Recap: “Disestablishment & Religious Dissent,” with MU’s Carl Esbeck and Samford’s Jonathan Den Hartog
We’ll keep this recap brief and direct those interested in the topic to the recently-published experts, but we were thrilled to have MU R.B. Price and Isabelle Wade & Paul C. Lyda Professor Emeritus of Law Carl Esbeck and Samford University Professor of History Jonathan Den Hartog on the fourth floor of Jesse on November 8 to discuss their co-edited Disestablishment & Religious Dissent: Church-State Relations in the New American States, 1776-1833, out just weeks prior to the talk as part of the Kinder Institute’s Studies in Constitutional Democracy monograph series with University of Missouri Press.
In their presentations, both editors underscored how the new book, the first ever to tackle disestablishment on a state-by-state basis, not only fills a significant gap in the historical literature on church-state relations but also corrects some popular misconceptions about religion and U.S. politics in the revolutionary and early republic eras. Many of the book’s core findings in fact address what state disestablishment was not integrally associated with. For example, unlike in France, where antireligious and anticlerical sentiment were at the heart of revolutionary rhetoric, resistance to church establishment—congregational in New England and Church of England in the Southern colonies—was not, Prof. Den Hartog noted, a material cause of the War for Independence. Though we might expect the opposite, Prof. Esbeck detailed how neither the U.S. Constitution nor the First Amendment contributed significantly to the disestablishment process in the original 13 states (though the First Amendment did apply to federal territories). And though we might have been told the opposite, the conventional wisdom about Jefferson’s outsized influence on state disestablishment has little support in the way of historical evidence. Instead, Prof. Den Hartog argued, it’s Madison who should be getting more attention on this front, as his “Memorial & Remonstrance,” the echo of which resonated in Georgia and Louisiana, made a powerful argument regarding disestablishment as both useful for the state and beneficial for the church.

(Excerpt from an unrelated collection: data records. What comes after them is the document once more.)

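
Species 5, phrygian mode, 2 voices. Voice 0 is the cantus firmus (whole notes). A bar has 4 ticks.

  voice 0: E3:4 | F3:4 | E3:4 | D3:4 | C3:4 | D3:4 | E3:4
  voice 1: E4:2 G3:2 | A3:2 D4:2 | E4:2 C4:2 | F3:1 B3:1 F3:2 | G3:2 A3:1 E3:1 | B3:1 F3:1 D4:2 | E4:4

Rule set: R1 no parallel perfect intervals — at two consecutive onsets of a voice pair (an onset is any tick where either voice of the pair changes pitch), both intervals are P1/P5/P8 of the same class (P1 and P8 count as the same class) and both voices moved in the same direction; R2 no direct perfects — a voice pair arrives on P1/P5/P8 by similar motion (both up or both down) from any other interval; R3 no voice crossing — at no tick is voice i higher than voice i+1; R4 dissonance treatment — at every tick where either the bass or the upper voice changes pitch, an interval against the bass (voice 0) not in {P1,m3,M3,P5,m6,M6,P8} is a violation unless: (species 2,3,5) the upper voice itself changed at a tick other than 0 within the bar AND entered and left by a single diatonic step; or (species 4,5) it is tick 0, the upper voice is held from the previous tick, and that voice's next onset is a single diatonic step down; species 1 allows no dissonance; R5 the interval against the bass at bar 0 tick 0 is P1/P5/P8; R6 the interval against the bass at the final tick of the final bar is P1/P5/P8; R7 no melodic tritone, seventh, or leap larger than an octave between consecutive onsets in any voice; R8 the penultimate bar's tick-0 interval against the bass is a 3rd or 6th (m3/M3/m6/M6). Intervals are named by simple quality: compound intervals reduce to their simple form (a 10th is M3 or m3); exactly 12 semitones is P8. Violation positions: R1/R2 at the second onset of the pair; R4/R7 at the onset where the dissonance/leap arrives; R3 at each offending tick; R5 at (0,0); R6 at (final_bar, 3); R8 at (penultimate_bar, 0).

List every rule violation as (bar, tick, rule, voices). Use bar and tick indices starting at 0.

(3, 1, R7, (1,))
(3, 2, R7, (1,))
(5, 1, R7, (1,))
(6, 0, R1, (0, 1))

bar 0: v0=E3 v1=E4 downbeat P8
bar 1: v0=F3 v1=A3 downbeat M3
bar 2: v0=E3 v1=E4 downbeat P8
bar 3: v0=D3 v1=F3 downbeat m3
bar 4: v0=C3 v1=G3 downbeat P5
bar 5: v0=D3 v1=B3 downbeat M6
bar 6: v0=E3 v1=E4 downbeat P8
  -> R7 @ bar 3 tick 1 v(1,): F3->B3 leap 6st
  -> R7 @ bar 3 tick 2 v(1,): B3->F3 leap 6st
  -> R7 @ bar 5 tick 1 v(1,): B3->F3 leap 6st
  -> R1 @ bar 6 tick 0 v(0, 1): D3/D4 P8 -> E3/E4 P8 similar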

What, then, is the story of disestablishment? On one hand, both editors stressed that it’s not a story but multiple unique stories: some of near immediate disestablishment and others of a gradual, sometimes arduous break between church and state. In addition, this latter class of disestablishment narratives speaks to the way in which the process was as much—if not more—one of bureaucratic deregulation and legal reform as it was one of philosophical decoupling. As Prof. Den Hartog showed, while protecting the right to private judgment in religious observance “came easy,” issues related to state funding for churches and the repeal of religious tax assessment and glebes was slow work. However, acknowledging the more bureaucratic factors in play should not be misconstrued as a dismissal of the non-regulatory stakes of this period in U.S. History. As Prof. Esbeck pointed out when wrapping up his portion of the talk, the majority of colonists agitating for disestablishment were religious dissenters seeking freedom on faith-based grounds—they were Baptists, Presbyterians, and Separatists who may have agreed with many of the general tenets of Protestant Christianity but still differed materially in their practices and beliefs from the established Protestant church in their state.